Bring your towel and join one of the fastest growing data communities. Welcome to our second-generation open source orchestration platform, a completely rethought approach to dataflow automation.

Prefect Community

*Is there a way to have a Prefect GPU agent/worker on (temporary) sleep when it’s not used in Kubernetes?*

*Motivation*: let’s assume that the cost of a heavy GPU machine is $2k per day.
Let’s also assume that our Prefect deployment runs in AKS (managed Azure Kubernetes) and we have separate pods for `prefect-server` and a `prefect-agent`.
What if 90% of the day the `prefect-agent` (which is running on a GPU node on the cluster) is idle?

This means it’s underutilized and we waste money for no good reason.

*Reference*: Airflow provides <https://airflow.apache.org/docs/apache-airflow/stable/core-concepts/executor/kubernetes.html|Kubernetes Executor> - on-demand/ad-hoc worker pods.

Since Prefect thought of everything - I’m sure there is either a built-in capability for that or a design pattern for achieving that.

Thanks!

Even I am interested to know the solution of this use case. This use case is very common in my opinion.

<@U03HEGMDTNW> we use prefect-ray with an existing ray cluster hosted in k8s, and support autoscaling for GPU nodes for cost-saving reasons. our node pool defaults to zero nodes but scales up as more gpu requests come in from tasks.

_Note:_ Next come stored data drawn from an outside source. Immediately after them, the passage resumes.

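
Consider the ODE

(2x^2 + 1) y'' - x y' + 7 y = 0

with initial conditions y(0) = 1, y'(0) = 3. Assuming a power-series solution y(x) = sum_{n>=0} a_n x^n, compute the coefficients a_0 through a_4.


Ansatz: y(x) = sum_{n>=0} a_n x^n, so y'(x) = sum_{n>=1} n a_n x^(n-1) and y''(x) = sum_{n>=2} n(n-1) a_n x^(n-2).
Substitute into P(x) y'' + Q(x) y' + R(x) y = 0 with P(x) = 2x^2 + 1, Q(x) = -x, R(x) = 7, and match powers of x.
Initial conditions: a_0 = 1, a_1 = 3.
Setting the coefficient of each power of x to zero and solving order by order (substituting the coefficients already found):
  x^0: 2 a_2 + 7 a_0 = 0  ->  2 a_2 = -7 a_0 = -7  ->  a_2 = -7/2
  x^1: 6 a_3 + 6 a_1 = 0  ->  6 a_3 = -6 a_1 = -18  ->  a_3 = -3
  x^2: 12 a_4 + 9 a_2 = 0  ->  12 a_4 = -9 a_2 = 63/2  ->  a_4 = 21/8
Truncated series: y(x) = 1 + 3 x - (7/2) x^2 - 3 x^3 + (21/8) x^4 + O(x^5).

a_0 = 1; a_1 = 3; a_2 = -7/2; a_3 = -3; a_4 = 21/8


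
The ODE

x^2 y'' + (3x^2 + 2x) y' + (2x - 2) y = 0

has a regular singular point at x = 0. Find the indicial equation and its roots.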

happy to provide more details, but if you're open to considering ray then its worked quite well for our use case, and integrates cleanly into prefect as well

<https://github.com/PrefectHQ/prefect-ray>

Thanks a lot <@U02R3RGR0HW>! What’s unique to Ray that makes it operational?

Isn’t that (GPU node scaling) supposed to be an *Executor Backend* (e.g. Ray/Dask) *agnostic* question?

It could very well work with other backends as well - we used to use dask but transitioned to ray. Could very well be backend-agnostic.

Our setup, which may be a little different from yours based on your description:
1. We run a prefect-agent pod - the agent pod is lightly resources (no gpu, low vcpu, etc)
2. We also run a ray cluster (see kuberay) that keeps one cpu worker alive at all times, and can autoscale cpu workers and gpu workers independently
3. When a flow run comes in, the agent uses the RayTaskExecutor from prefect-ray to run tasks on the ray cluster. Ray <https://docs.ray.io/en/latest/cluster/kubernetes/user-guides/configuring-autoscaling.html|autoscales> as needed based on resource demands from all flow runs that are running at any time.
This was the setup we came up with so that we could have the agent running all the time and be ready to scale compute resources (including GPU) up based on demand. It's working pretty well.